Emily Wilde’s Encyclopedia of Faeries by. Heather Fawcett | Audiobook Review

My Rating: ⭐️⭐️⭐️⭐️

Title: Emily Wilde’s Encyclopedia of Faeries (#1)

Author: Heather Fawcett

Narrators: Ell Potter, Michael Dodds

Format: audiobook (borrowed)

Pages: 336

Publication Date: 1/10/23

Categories: Fiction, Women’s Fiction, Historical Fiction, Historical Fantasy, Romance, Fae

A curmudgeonly professor journeys to a small town in the far north to study faerie folklore and discovers dark fae magic, friendship, and love, in this heartwarming and enchanting fantasy.

Cambridge professor Emily Wilde is good at many things: She is the foremost expert on the study of faeries. She is a genius scholar and a meticulous researcher who is writing the world’s first encyclopaedia of faerie lore. But Emily Wilde is not good at people. She could never make small talk at a party–or even get invited to one. And she prefers the company of her books, her dog, Shadow, and the Fair Folk to other people.
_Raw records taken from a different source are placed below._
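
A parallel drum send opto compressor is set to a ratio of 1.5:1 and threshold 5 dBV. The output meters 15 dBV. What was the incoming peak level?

The compressed level sits 15 − 5 = 10 dB over threshold.
Undo the ratio: input overshoot = 10 × 1.5 = 15 dB, giving input = 20 dBV.

20 dBV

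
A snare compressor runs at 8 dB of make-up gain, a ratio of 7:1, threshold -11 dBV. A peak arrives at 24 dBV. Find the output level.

Overshoot: 24 − (-11) = 35 dB.
At 7:1 the overshoot is divided by 7, leaving 5 dB above threshold.
That puts the output at -6 dBV; make-up adds 8 dB, giving 2 dBV.

2 dBV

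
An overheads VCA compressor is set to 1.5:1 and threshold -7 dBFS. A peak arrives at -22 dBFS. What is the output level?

-22 dBFS

-22 dBFS is 15 dB below the -7 dBFS threshold, so no gain reduction is applied.
Output = input = -22 dBFS.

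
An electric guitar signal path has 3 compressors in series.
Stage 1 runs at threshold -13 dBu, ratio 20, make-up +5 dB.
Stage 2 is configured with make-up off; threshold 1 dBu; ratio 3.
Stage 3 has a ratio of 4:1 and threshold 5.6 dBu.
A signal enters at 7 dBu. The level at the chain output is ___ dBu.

-7 dBu

Stage 1: overshoot 20 dB → 20/20 = 1 dB → -12 dBu; +5 dB make-up → -7 dBu.
Stage 2: below threshold (-7 ≤ 1); passes unchanged; output -7 dBu.
Stage 3: -7 dBu is at or below the 5.6 dBu threshold — no compression; output -7 dBu.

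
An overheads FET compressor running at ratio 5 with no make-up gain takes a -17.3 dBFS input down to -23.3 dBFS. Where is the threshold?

-24.8 dBFS

Gain reduction = -17.3 − (-23.3) = 6 dB; output overshoot = GR / (R − 1) = 6 / 4 = 1.5 dB.
Threshold = output − output overshoot = -23.3 − 1.5 = -24.8 dBFS.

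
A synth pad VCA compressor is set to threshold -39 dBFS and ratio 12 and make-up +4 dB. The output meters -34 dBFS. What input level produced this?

Before make-up, the level was -34 − 4 = -38 dBFS.
That's 1 dB above the -39 dBFS threshold.
Before 12:1 compression the overshoot was 1 × 12 = 12 dB, so input = -39 + 12 = -27 dBFS.

-27 dBFS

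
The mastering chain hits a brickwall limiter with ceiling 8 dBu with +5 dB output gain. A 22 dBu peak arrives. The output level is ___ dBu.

A brickwall limiter is an ∞:1 compressor: any input above the ceiling is clamped to 8 dBu.
Output gain then adds 5 dB: 8 + 5 = 13 dBu.

13 dBu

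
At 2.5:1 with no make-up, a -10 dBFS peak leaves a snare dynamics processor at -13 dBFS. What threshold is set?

Let T be the threshold. Output overshoot = (input overshoot)/R, so -13 − T = (-10 − T)/2.5.
2.5·(-13 − T) = -10 − T → 1.5·T = -32.5 − (-10) = -22.5.
T = -22.5/1.5 = -15 dBFS.

-15 dBFS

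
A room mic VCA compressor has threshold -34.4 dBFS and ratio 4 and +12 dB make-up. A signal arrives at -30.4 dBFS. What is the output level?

The input is 4 dB above the -34.4 dBFS threshold.
4:1 compression reduces that to 4/4 = 1 dB over.
Output = -34.4 + 1 = -33.4 dBFS; make-up adds 12 dB, giving -21.4 dBFS.

-21.4 dBFS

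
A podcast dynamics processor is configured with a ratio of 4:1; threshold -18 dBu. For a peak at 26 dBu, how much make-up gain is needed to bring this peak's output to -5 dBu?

2 dB

Without make-up, output = threshold + overshoot/4 = -18 + 11 = -7 dBu.
Gap to target: 2 dB.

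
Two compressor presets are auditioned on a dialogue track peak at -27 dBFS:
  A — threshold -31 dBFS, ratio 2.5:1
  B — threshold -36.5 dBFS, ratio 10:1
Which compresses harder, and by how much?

B, by 6.15 dB

A: GR = 4 − 4/2.5 = 2.4 dB.
B: GR = 9.5 − 9.5/10 = 8.55 dB.
B applies 6.15 dB more gain reduction.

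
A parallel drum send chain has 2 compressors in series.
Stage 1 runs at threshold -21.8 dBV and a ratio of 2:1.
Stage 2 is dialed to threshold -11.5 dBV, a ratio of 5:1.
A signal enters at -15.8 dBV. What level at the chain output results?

-18.8 dBV

Stage 1: 6 dB above -21.8 dBV, reduced 2:1 to 3 dB above → -18.8 dBV.
Stage 2: -18.8 dBV ≤ -11.5 dBV, so stage 2 doesn't engage; output -18.8 dBV.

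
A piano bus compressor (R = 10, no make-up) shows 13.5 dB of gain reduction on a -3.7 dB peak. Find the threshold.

-18.7 dB

Input is 15 dB above T (since output overshoot × R = input overshoot: (-17.2 − T)·10 = -3.7 − T gives T = -18.7 dB).
Check: -18.7 + (-3.7 − (-18.7))/10 = -18.7 + 1.5 = -17.2 dB. ✓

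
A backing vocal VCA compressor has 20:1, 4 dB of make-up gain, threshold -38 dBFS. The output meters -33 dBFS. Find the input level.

Stripping the +4 dB make-up gives -37 dBFS at the gain stage.
Post-compression overshoot = -37 − (-38) = 1 dB.
Undo the ratio: input overshoot = 1 × 20 = 20 dB, giving input = -18 dBFS.

-18 dBFS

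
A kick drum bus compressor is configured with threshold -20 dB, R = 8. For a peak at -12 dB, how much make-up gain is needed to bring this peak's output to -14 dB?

5 dB

Overshoot 8 dB → 8/8 = 1 dB after compression, so the compressed level is -20 + 1 = -19 dB.
Make-up = target − compressed = -14 − (-19) = 5 dB.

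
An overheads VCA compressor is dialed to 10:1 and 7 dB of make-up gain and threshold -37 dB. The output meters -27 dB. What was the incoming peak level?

-7 dB

Before make-up, the level was -27 − 7 = -34 dB.
The compressed level sits -34 − (-37) = 3 dB over threshold.
Before 10:1 compression the overshoot was 3 × 10 = 30 dB, so input = -37 + 30 = -7 dB.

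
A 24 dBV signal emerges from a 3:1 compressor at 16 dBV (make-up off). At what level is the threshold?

Gain reduction = 24 − 16 = 8 dB; output overshoot = GR / (R − 1) = 8 / 2 = 4 dB.
Threshold = output − output overshoot = 16 − 4 = 12 dBV.

12 dBV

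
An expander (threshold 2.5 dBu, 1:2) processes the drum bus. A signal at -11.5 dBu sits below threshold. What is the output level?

-25.5 dBu

Undershoot = 2.5 − (-11.5) = 14 dB.
At 1:2, that expands to 28 dB under threshold.
Output = 2.5 − 28 = -25.5 dBu.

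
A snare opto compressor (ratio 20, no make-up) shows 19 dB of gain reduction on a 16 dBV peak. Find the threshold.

-4 dBV

Gain reduction = 16 − (-3) = 19 dB; output overshoot = GR / (R − 1) = 19 / 19 = 1 dB.
Threshold = output − output overshoot = -3 − 1 = -4 dBV.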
So when she arrives in the hardscrabble village of Hrafnsvik, Emily has no intention of befriending the gruff townsfolk. Nor does she care to spend time with another new arrival: her dashing and insufferably handsome academic rival Wendell Bambleby, who manages to charm the townsfolk, get in the middle of Emily’s research, and utterly confound and frustrate her.

But as Emily gets closer and closer to uncovering the secrets of the Hidden Ones–the most elusive of all faeries–lurking in the shadowy forest outside the town, she also finds herself on the trail of another mystery: Who is Wendell Bambleby, and what does he really want? To find the answer, she’ll have to unlock the greatest mystery of all–her own heart.

Content Warning: violence

I finally got to finish this book by listening to it as an audiobook. I actually enjoyed reading it but I felt like it was going slowly and not in a bad way. I think because it’s such a cozy, slow moving story which I don’t usually like and I was getting bored reading, but not bored with the story. I just felt like if someone read it to me, it would hold my attention more and it sure did. The narrators are fantastic in this audiobook and definitely sounds like how I imagined Emily Wilde to sound like.
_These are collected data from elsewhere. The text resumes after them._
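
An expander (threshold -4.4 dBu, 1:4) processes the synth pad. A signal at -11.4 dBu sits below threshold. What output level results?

Undershoot = (-4.4) − (-11.4) = 7 dB.
At 1:4, that expands to 28 dB under threshold.
Output = -4.4 − 28 = -32.4 dBu.

-32.4 dBu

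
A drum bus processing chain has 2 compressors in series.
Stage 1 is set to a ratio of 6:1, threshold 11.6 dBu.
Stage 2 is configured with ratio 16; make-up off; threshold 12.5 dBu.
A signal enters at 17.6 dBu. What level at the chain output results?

Stage 1: 6 dB above 11.6 dBu, reduced 6:1 to 1 dB above → 12.6 dBu.
Stage 2: 12.6 dBu is 0.1 dB over 12.5 dBu; at 16:1 that becomes 0.00625 dB over, giving 12.50625 dBu.

12.50625 dBu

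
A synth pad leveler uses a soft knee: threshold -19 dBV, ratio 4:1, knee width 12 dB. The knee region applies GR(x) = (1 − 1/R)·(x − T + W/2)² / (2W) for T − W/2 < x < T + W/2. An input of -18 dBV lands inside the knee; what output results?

x − T + W/2 = -18 − (-19) + 6 = 7.
GR = (1 − 1/4) × 7² / 24 = 0.75 × 49 / 24 = 1.53125 dB.
Output = -18 − 1.53125 = -19.53125 dBV.

-19.53125 dBV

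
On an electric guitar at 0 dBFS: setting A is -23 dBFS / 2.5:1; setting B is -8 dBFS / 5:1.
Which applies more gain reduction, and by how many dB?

A: 23 dB over, compressed to 9.2 dB over, so 13.8 dB of GR.
B: 8 dB over, compressed to 1.6 dB over, so 6.4 dB of GR.
A applies 7.4 dB more gain reduction.

A, by 7.4 dB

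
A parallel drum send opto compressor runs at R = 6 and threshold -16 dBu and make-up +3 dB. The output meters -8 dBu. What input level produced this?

Stripping the +3 dB make-up gives -11 dBu at the gain stage.
That's 5 dB above the -16 dBu threshold.
Input overshoot = R × output overshoot = 30 dB → input = -16 + 30 = 14 dBu.

14 dBu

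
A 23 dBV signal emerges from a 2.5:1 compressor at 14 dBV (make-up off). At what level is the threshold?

8 dBV

Input is 15 dB above T (since output overshoot × R = input overshoot: (14 − T)·2.5 = 23 − T gives T = 8 dBV).
Check: 8 + (23 − 8)/2.5 = 8 + 6 = 14 dBV. ✓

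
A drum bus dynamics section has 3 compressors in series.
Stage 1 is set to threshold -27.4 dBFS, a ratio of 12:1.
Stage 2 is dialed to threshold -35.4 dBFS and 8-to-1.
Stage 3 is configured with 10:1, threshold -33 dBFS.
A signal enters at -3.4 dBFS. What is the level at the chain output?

Stage 1: -3.4 dBFS is 24 dB over -27.4 dBFS; at 12:1 that becomes 2 dB over, giving -25.4 dBFS.
Stage 2: overshoot 10 dB → 10/8 = 1.25 dB → -34.15 dBFS.
Stage 3: -34.15 dBFS is at or below the -33 dBFS threshold — no compression; output -34.15 dBFS.

-34.15 dBFS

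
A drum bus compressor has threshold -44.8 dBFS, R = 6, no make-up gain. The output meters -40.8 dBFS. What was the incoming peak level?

Post-compression overshoot = -40.8 − (-44.8) = 4 dB.
Before 6:1 compression the overshoot was 4 × 6 = 24 dB, so input = -44.8 + 24 = -20.8 dBFS.

-20.8 dBFS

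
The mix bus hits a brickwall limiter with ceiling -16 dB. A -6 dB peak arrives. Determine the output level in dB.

At ∞:1, everything above -16 dB is held at the ceiling.

-16 dB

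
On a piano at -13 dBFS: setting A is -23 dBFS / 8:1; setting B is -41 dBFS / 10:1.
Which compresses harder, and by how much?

A: 10 dB over, compressed to 1.25 dB over, so 8.75 dB of GR.
B: 28 dB over, compressed to 2.8 dB over, so 25.2 dB of GR.
B reduces 16.45 dB more.

B, by 16.45 dB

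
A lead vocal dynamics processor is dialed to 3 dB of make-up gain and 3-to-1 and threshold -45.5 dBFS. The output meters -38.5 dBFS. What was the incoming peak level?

-33.5 dBFS

Stripping the +3 dB make-up gives -41.5 dBFS at the gain stage.
The compressed level sits -41.5 − (-45.5) = 4 dB over threshold.
Input overshoot = R × output overshoot = 12 dB → input = -45.5 + 12 = -33.5 dBFS.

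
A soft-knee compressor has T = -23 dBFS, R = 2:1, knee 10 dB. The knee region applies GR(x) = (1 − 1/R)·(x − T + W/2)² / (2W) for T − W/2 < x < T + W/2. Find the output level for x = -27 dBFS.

x − T + W/2 = -27 − (-23) + 5 = 1.
GR = (1 − 1/2) × 1² / 20 = 0.5 × 1 / 20 = 0.025 dB.
Output = -27 − 0.025 = -27.025 dBFS.

-27.025 dBFS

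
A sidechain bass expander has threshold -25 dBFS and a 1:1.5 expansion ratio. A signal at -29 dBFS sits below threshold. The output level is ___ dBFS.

Undershoot = (-25) − (-29) = 4 dB.
At 1:1.5, that expands to 6 dB under threshold.
Output = -25 − 6 = -31 dBFS.

-31 dBFS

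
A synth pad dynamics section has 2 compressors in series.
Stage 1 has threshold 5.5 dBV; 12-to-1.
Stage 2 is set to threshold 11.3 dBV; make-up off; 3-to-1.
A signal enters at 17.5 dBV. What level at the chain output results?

6.5 dBV

Stage 1: 17.5 dBV is 12 dB over 5.5 dBV; at 12:1 that becomes 1 dB over, giving 6.5 dBV.
Stage 2: 6.5 dBV is at or below the 11.3 dBV threshold — no compression; output 6.5 dBV.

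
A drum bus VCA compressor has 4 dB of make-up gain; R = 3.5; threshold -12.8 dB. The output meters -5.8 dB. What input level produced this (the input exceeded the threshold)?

-2.3 dB

Stripping the +4 dB make-up gives -9.8 dB at the gain stage.
The compressed level sits -9.8 − (-12.8) = 3 dB over threshold.
Input overshoot = R × output overshoot = 10.5 dB → input = -12.8 + 10.5 = -2.3 dB.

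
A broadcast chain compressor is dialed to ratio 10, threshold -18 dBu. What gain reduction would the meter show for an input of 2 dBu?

Overshoot = 2 − (-18) = 20 dB.
After 10:1 compression the overshoot becomes 20/10 = 2 dB.
Gain reduction = 20 − 2 = 18 dB.

18 dB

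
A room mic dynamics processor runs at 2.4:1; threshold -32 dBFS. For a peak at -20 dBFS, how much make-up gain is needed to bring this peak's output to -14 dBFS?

13 dB

Overshoot 12 dB → 12/2.4 = 5 dB after compression, so the compressed level is -32 + 5 = -27 dBFS.
Make-up = target − compressed = -14 − (-27) = 13 dB.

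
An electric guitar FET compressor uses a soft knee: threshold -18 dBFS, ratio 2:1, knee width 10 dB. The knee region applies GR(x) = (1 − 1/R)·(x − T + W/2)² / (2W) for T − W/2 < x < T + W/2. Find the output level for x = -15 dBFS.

-16.6 dBFS

x − T + W/2 = -15 − (-18) + 5 = 8.
GR = (1 − 1/2) × 8² / 20 = 0.5 × 64 / 20 = 1.6 dB.
Output = -15 − 1.6 = -16.6 dBFS.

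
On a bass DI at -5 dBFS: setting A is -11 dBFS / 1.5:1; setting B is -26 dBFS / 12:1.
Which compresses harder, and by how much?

B, by 17.25 dB

A: 6 dB over, compressed to 4 dB over, so 2 dB of GR.
B: 21 dB over, compressed to 1.75 dB over, so 19.25 dB of GR.
B reduces 17.25 dB more.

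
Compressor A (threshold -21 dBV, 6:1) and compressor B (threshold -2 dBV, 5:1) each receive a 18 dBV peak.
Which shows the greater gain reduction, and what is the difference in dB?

A, by 16.5 dB

A: GR = 39 − 39/6 = 32.5 dB.
B: GR = 20 − 20/5 = 16 dB.
A applies 16.5 dB more gain reduction.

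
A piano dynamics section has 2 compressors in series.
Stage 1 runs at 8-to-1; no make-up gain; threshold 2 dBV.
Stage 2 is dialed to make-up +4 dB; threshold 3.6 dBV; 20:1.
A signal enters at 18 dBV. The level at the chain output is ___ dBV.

7.62 dBV

Stage 1: overshoot 16 dB → 16/8 = 2 dB → 4 dBV.
Stage 2: 4 dBV is 0.4 dB over 3.6 dBV; at 20:1 that becomes 0.02 dB over, giving 3.62 dBV; +4 dB make-up → 7.62 dBV.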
I found her interactions with Wendell so funny because they are such opposites. She’s driven, stubborn, headstrong and ambitious to complete this Encyclopedia of Fairies and Wendell is not. But Emily gets into some situations that become dangerous and she realizes she needs help.

The romance between Emily and Wendell is a slow burn and I thought it was cute when they both finally acknowledge their feelings for one another.

I do feel like there was more action in the end of the book so I enjoyed the second half much more than the first.

Tropes: slow burn

Why you should read it:

  • great narration
  • Emily’s investigations and researching of the Faerie world
  • Emily and Wendell’s slow burn

Why you might not want to read it:

  • might be too slow and boring for people not into cozy reads

My Thoughts:

I actually enjoyed this one more as it was read to be through an audiobook. I actually got 20% into the ebook before I put it down because it was too slow, even though I enjoyed Emily and her adventures learning about the fae. I had a feeling it would work out better for me as an audiobook and I was right. The narrators did a fantastic job and I was much more engaged in the story and even finished it. I adored Emily and Wendell together. I’m not sure if I’ll be reading the sequel but if I am in the mood for a cozy read, then I’ll pick it up.